The number of connected devices and things is growing extremely fast and like any other government agency or private organization, the DoD needs to take advantage of the opportunity by utilizing digitization and IoT-enabled technologies. Embracing digital transformation will support DoD communications across both unclassified and classified networks, and better enable military leaders to support troops in the field.

CJ: Security is obviously a big consideration for the military. How can military leaders balance the need for security, from the data center all the way out to endpoints in the field, with advancing digital objectives? What security capabilities are needed to meet today’s changing environment?

Michaelides: With the evolution of digital transformation, the network edge is expanding out to devices and sensors. Given the lack of structure and form of the edge, no one solution alone can secure a network. Traditional network edge security mechanisms like firewalls and intrusion detection mechanisms are no longer sufficient to secure the entire network. Instead, security capabilities must be layered and protect holistically. For devices, such as smart phones, that have advanced capabilities, next-generation encryption technologies can allow for secure communications allows for real-time access to mission critical data.

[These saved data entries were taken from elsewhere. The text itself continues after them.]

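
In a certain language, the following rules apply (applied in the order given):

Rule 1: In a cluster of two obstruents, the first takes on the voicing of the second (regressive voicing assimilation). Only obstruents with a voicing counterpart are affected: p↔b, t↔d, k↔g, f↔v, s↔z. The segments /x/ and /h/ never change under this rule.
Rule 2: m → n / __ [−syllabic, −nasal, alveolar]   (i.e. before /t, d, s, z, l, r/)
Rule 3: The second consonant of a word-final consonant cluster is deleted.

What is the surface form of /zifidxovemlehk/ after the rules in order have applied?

zifitxovenleh

Rule 1 (regressive voicing assimilation): /d/ precedes the voiceless obstruent /x/, so it devoices to [t] by assimilation. /zifidxovemlehk/ → zifitxovemlehk.
Rule 2 (nasal place assimilation): /m/ precedes the alveolar consonant /l/, so it assimilates in place to [n]. /zifitxovemlehk/ → zifitxovenlehk.
Rule 3 (final cluster simplification): /k/ is the second consonant of a word-final cluster /hk/, so it deletes. /zifitxovenlehk/ → zifitxovenleh.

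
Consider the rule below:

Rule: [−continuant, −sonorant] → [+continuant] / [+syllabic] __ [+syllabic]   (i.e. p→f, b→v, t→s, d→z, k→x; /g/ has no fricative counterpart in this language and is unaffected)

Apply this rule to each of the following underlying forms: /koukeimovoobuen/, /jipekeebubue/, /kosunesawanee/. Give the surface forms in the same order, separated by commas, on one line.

/koukeimovoobuen/: /k/ is a stop between vowels /u/ and /e/, so it spirantizes to the fricative [x]. /b/ is a stop between vowels /o/ and /u/, so it spirantizes to the fricative [v]. → [kouxeimovoovuen].
/jipekeebubue/: /p/ is a stop between vowels /i/ and /e/, so it spirantizes to the fricative [f]. /k/ is a stop between vowels /e/ and /e/, so it spirantizes to the fricative [x]. /b/ is a stop between vowels /e/ and /u/, so it spirantizes to the fricative [v]. /b/ is a stop between vowels /u/ and /u/, so it spirantizes to the fricative [v]. → [jifexeevuvue].
/kosunesawanee/: the rule's environment is not met; surfaces unchanged as [kosunesawanee].

kouxeimovoovuen, jifexeevuvue, kosunesawanee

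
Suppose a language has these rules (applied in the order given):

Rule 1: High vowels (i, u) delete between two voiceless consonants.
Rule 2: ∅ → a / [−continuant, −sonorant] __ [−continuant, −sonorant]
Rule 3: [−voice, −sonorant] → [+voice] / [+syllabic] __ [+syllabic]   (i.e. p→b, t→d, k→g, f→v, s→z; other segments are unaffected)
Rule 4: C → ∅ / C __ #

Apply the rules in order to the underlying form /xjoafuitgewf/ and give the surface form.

Rule 1 (high vowel syncope): no segment meets the environment; /xjoafuitgewf/ is unchanged.
Rule 2 (stop-cluster a-epenthesis): /t/ and /g/ form a stop–stop cluster, so [a] is inserted between them. /xjoafuitgewf/ → xjoafuitagewf.
Rule 3 (intervocalic voicing): /f/ is a voiceless obstruent between vowels /a/ and /u/, so it voices to [v]. /t/ is a voiceless obstruent between vowels /i/ and /a/, so it voices to [d]. /xjoafuitagewf/ → xjoavuidagewf.
Rule 4 (final cluster simplification): /f/ is the second consonant of a word-final cluster /wf/, so it deletes. /xjoavuidagewf/ → xjoavuidagew.

xjoavuidagew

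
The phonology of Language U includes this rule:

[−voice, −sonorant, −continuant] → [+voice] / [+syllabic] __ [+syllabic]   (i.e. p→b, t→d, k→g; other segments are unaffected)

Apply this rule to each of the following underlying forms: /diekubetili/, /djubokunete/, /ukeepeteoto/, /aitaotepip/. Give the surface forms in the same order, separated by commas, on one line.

diegubedili, djubogunede, ugeebedeodo, aidaodebip

/diekubetili/: /k/ is a voiceless stop between vowels /e/ and /u/, so it voices to [g]. /t/ is a voiceless stop between vowels /e/ and /i/, so it voices to [d]. → [diegubedili].
/djubokunete/: /k/ is a voiceless stop between vowels /o/ and /u/, so it voices to [g]. /t/ is a voiceless stop between vowels /e/ and /e/, so it voices to [d]. → [djubogunede].
/ukeepeteoto/: /k/ is a voiceless stop between vowels /u/ and /e/, so it voices to [g]. /p/ is a voiceless stop between vowels /e/ and /e/, so it voices to [b]. /t/ is a voiceless stop between vowels /e/ and /e/, so it voices to [d]. /t/ is a voiceless stop between vowels /o/ and /o/, so it voices to [d]. → [ugeebedeodo].
/aitaotepip/: /t/ is a voiceless stop between vowels /i/ and /a/, so it voices to [d]. /t/ is a voiceless stop between vowels /o/ and /e/, so it voices to [d]. /p/ is a voiceless stop between vowels /e/ and /i/, so it voices to [b]. → [aidaodebip].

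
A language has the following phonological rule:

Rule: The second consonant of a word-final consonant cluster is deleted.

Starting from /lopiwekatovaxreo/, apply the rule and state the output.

lopiwekatovaxreo

No segment of /lopiwekatovaxreo/ meets the structural description of the rule, so the form surfaces unchanged.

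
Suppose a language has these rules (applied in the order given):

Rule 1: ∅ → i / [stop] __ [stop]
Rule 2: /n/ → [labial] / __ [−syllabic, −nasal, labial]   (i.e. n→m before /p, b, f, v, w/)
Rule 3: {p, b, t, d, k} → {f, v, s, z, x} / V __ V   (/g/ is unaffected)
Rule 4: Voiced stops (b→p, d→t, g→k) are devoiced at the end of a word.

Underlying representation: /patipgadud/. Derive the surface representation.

Rule 1 (stop-cluster i-epenthesis): /p/ and /g/ form a stop–stop cluster, so [i] is inserted between them. /patipgadud/ → patipigadud.
Rule 2 (nasal place assimilation): no segment meets the environment; /patipigadud/ is unchanged.
Rule 3 (intervocalic spirantization): /t/ is a stop between vowels /a/ and /i/, so it spirantizes to the fricative [s]. /p/ is a stop between vowels /i/ and /i/, so it spirantizes to the fricative [f]. /d/ is a stop between vowels /a/ and /u/, so it spirantizes to the fricative [z]. /patipigadud/ → pasifigazud.
Rule 4 (final devoicing): /d/ is a voiced stop in word-final position, so it devoices to [t]. /pasifigazud/ → pasifigazut.

pasifigazut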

Additionally, if a sensor/device is only permitted to transmit data (such as temperature readings) on one network, policies should be deployed and enforced such that it can’t transmit to another network. Similarly, if a device is traditionally transmitting data, but suddenly starts receiving information, this behavior should drive an alert and request intervention. Given the number of devices that can be deployed, an automated approach to deployment and monitoring is critical, as human involvement won’t be able to track any such anomalies in a practical timeframe.

Ultimately, agencies need to know there is no silver bullet for security. Military agencies should be looking for comprehensive solutions that provide increased visibility and real-time threat response capability, as well as the right foundation for establishing an enterprise security architecture. As IoT-connected devices become engrained in military practices, the potential attack surface widens and the risk for vulnerabilities increases. Nowadays, a modern environment requires security to be a built-in part of the digital transformation process.

CJ: Do you see certain digital technologies or capabilities becoming a requirement for military operations?

Michaelides: Digital technologies that can drive warfighter effectiveness through increased, real-time intelligence or by removing warfighters from harm’s way will absolutely become requirements. Currently, unmanned aerial vehicles are providing live data streams of the battlefield, allowing for real-time decisions to be made around force deployment and logistics. As sensors are added to vehicles and warfighters, greater fidelity around the data and situations can be provided, allowing for more precise decisions. Additional telemetry can ensure that a vehicle in disrepair won’t be sent out on a patrol, or that a soldier who needs medical attention will be appropriately triaged-all of which will ensure that our soldiers will come back home.